Application: Regression problems¶

In a regression problem, we use input data to predict a numerical output. For example, we might predict a house’s price from its size.

In particular, linear regression is basically fitting a line to a collection of data points.

Let's show an example of "linear-like" data that would benefit from linear regression:

In [1]:
import numpy as np
import pandas as pd
import matplotlib.pyplot as plt

xs = np.linspace(-10, 10, 100)

m = 5
n = 10

# Create some linear-like data
ys = (m * xs + n) + np.random.normal(0, 4, xs.size) # add random noise

The code above generated noisy linear data with a given slope $m$ and intercept $n$ such that $ y = m * x + n $.

Since we have 2D (x,y) pairs of points, we can display them using a scatter plot:

In [2]:
plt.scatter(xs, ys)
plt.grid()
No description has been provided for this image

As we can see, this data clearly has a line-like nature. NumPy's .polyfit function is useful for fitting polynomials to data, so we can use it to get a line estimate:

In [3]:
mhat, nhat = np.polyfit(xs, ys, 1)
print(mhat, nhat)

5.067523508424096 10.338403758908862

Let's show the estimated line alongside our data:

In [4]:
plt.plot(xs, xs * mhat + nhat, color='tab:orange')
plt.scatter(xs, ys)
plt.grid()
No description has been provided for this image

As we can see, visually this looks like a good fit. However, we would also like to assign some kind of score to this line that computes how good it is, and there are several metrics we can use.

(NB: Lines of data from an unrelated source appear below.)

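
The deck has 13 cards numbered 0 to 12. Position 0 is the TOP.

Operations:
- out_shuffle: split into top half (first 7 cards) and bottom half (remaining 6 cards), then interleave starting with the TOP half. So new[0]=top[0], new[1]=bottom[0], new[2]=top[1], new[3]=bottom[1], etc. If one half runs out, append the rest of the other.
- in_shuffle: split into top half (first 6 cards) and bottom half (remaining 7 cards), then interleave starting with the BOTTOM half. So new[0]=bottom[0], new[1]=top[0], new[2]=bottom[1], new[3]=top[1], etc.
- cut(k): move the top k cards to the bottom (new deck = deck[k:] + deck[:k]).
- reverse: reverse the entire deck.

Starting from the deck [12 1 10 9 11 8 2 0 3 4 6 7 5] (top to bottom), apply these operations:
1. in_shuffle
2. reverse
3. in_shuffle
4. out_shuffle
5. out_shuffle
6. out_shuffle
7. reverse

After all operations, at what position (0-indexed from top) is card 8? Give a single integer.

After op 1 (in_shuffle): [2 12 0 1 3 10 4 9 6 11 7 8 5]
After op 2 (reverse): [5 8 7 11 6 9 4 10 3 1 0 12 2]
After op 3 (in_shuffle): [4 5 10 8 3 7 1 11 0 6 12 9 2]
After op 4 (out_shuffle): [4 11 5 0 10 6 8 12 3 9 7 2 1]
After op 5 (out_shuffle): [4 12 11 3 5 9 0 7 10 2 6 1 8]
After op 6 (out_shuffle): [4 7 12 10 11 2 3 6 5 1 9 8 0]
After op 7 (reverse): [0 8 9 1 5 6 3 2 11 10 12 7 4]
Card 8 is at position 1.

Answer: 1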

One is the mean squared error (MSE), which measures the mean squared error (haha) between the actual $y$ values and the predicted $\hat{y}$ values from our linear regression model. The closer the value is to zero, the better that the fit is to the given data.There's also root-MSE (RMSE), which is just the square root of the MSE. Finally, there is the $R^2$ metric, which signals that the fit is better as the $R^2$ score approaches 1.0.

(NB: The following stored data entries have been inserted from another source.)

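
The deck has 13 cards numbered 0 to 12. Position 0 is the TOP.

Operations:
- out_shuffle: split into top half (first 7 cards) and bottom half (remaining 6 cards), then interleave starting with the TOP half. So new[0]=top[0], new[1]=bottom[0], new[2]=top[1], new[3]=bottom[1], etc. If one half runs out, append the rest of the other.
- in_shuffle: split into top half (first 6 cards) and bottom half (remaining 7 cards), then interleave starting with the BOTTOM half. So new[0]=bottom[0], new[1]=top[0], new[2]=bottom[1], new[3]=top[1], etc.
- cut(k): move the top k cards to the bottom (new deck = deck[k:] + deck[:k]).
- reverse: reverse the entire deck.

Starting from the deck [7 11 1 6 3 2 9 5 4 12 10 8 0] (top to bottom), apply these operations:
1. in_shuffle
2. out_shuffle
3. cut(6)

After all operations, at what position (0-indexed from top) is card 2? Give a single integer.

After op 1 (in_shuffle): [9 7 5 11 4 1 12 6 10 3 8 2 0]
After op 2 (out_shuffle): [9 6 7 10 5 3 11 8 4 2 1 0 12]
After op 3 (cut(6)): [11 8 4 2 1 0 12 9 6 7 10 5 3]
Card 2 is at position 3.

Answer: 3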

We can quickly copy the definitions from the textbook:

In [5]:
def MSE(estimated_y, correct_y):
  """
    Mean Squared Error between the estimated_y and correct_y values.
    Inputs are both numpy arrays.
  """
  result = 0
  N = estimated_y.size
  for i in range(N):
    result += (estimated_y[i] - correct_y[i]) ** 2
  return result / N

def RMSE(estimated_y, correct_y):
  """
    Root Mean Squared Error between the estimated_y and correct_y values.
    Inputs are both numpy arrays.
  """
  return MSE(estimated_y, correct_y) ** 0.5

def R_squared(estimated_y, correct_y):
    """
    Coefficient of determination for predictions and observed values.
    """
    mse_model = MSE(estimated_y, correct_y)

    mean_y = correct_y.mean()
    mean_predictions = np.full(correct_y.size, mean_y)
    mse_baseline = MSE(mean_predictions, correct_y)

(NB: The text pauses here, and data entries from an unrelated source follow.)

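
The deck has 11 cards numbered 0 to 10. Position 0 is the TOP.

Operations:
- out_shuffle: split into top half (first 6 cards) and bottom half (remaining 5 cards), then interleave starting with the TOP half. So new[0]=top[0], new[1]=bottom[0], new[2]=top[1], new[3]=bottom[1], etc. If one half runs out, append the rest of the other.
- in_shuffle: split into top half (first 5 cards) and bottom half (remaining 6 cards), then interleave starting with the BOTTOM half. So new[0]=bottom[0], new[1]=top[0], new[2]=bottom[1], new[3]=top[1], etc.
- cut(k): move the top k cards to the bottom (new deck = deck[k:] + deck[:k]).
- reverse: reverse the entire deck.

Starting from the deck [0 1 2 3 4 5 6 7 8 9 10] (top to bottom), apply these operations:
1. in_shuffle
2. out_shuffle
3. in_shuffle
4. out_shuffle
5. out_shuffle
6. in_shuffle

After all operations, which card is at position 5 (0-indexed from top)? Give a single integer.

Answer: 7

Derivation:
After op 1 (in_shuffle): [5 0 6 1 7 2 8 3 9 4 10]
After op 2 (out_shuffle): [5 8 0 3 6 9 1 4 7 10 2]
After op 3 (in_shuffle): [9 5 1 8 4 0 7 3 10 6 2]
After op 4 (out_shuffle): [9 7 5 3 1 10 8 6 4 2 0]
After op 5 (out_shuffle): [9 8 7 6 5 4 3 2 1 0 10]
After op 6 (in_shuffle): [4 9 3 8 2 7 1 6 0 5 10]
Position 5: card 7.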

    return 1 - mse_model / mse_baseline
In [6]:
MSE(ys, (xs * mhat + nhat))
Out[6]:
np.float64(13.890365494547748)
In [7]:
RMSE(ys, (xs * mhat + nhat))
Out[7]:
np.float64(3.7269780646722013)
In [8]:
R_squared(ys, (xs * mhat + nhat))
Out[8]:
np.float64(0.9840941381977046)

As we see, the MSE is relatively low and the $R^2$ score is close to 1, meaning that the fit is quite good quantitatively as well. Note that since our data is noisy, we can't find any line that would have a MSE of 0.0.

Here's an example of some data which is not linear, but still polynomial in nature:

In [9]:
a = 1
b = 4
c = 4
ys = (a * xs * xs + b * xs + c) + np.random.normal(0, 4, xs.size) # add random noise
plt.scatter(xs, ys)
plt.grid()
No description has been provided for this image

Let's see what happens when we try to fit a line:

In [10]:
m, n = np.polyfit(xs, ys, 1)
In [11]:
plt.plot(xs, xs * m + n, label='estimated line', color='orange')
plt.scatter(xs, ys)
plt.legend()
Out[11]:
<matplotlib.legend.Legend at 0x10ead6ba0>
No description has been provided for this image

As we see, the fit is visually not very good. As for MSE, it's even worse:

In [12]:
MSE(ys, (xs * m + n))
Out[12]:
np.float64(938.017200528655)

Now let's try to fit a second-degree polynomial:

In [13]:
ahat, bhat, chat = np.polyfit(xs, ys, 2)
In [14]:
plt.plot(xs, ahat * xs * xs + bhat * xs + chat, color='orange')
plt.scatter(xs, ys)
Out[14]:
<matplotlib.collections.PathCollection at 0x10ea6b260>
No description has been provided for this image
In [15]:
MSE(ys, (ahat * xs * xs + bhat * xs + chat))
Out[15]:
np.float64(15.630775125359312)

Much better. Finally, let's see what we can do with some non-linear data from a different family:

In [16]:
ys = 4 * np.sin(xs) - 5 + np.random.randn(xs.size)
plt.scatter(xs, ys)
Out[16]:
<matplotlib.collections.PathCollection at 0x10eb2e780>
No description has been provided for this image

By looking at the data, we can see that it is wave-like and periodic, so we would like to fit some kind of sinusoid to the data. To do this, we can use SciPy's curve_fit by passing a function that fits a sine wave to the data:

In [17]:
# Import optimize module
from scipy import optimize

def sinelike(x, a, b):
    return  a * np.sin(x) + b

# Fit a linear model:
solution, _ = optimize.curve_fit(sinelike, xs, ys, method='lm')

print("The estimated solution is: ", solution)

The estimated solution is:  [ 3.93896208 -4.86172707]
In [18]:
plt.scatter(xs, ys)
yhat = [sinelike(x, solution[0], solution[1]) for x in xs]

plt.plot(xs, yhat, color='orange')
Out[18]:
[<matplotlib.lines.Line2D at 0x1112cfd10>]
No description has been provided for this image
In [19]:
MSE(np.array(ys), np.array(yhat))
Out[19]:
np.float64(0.728924909680623)
In [20]:
R_squared(np.array(ys), np.array(yhat))
Out[20]:
np.float64(0.9012331468531657)

Again, both the plot and the metrics indicate that this is a good fit for the generated data.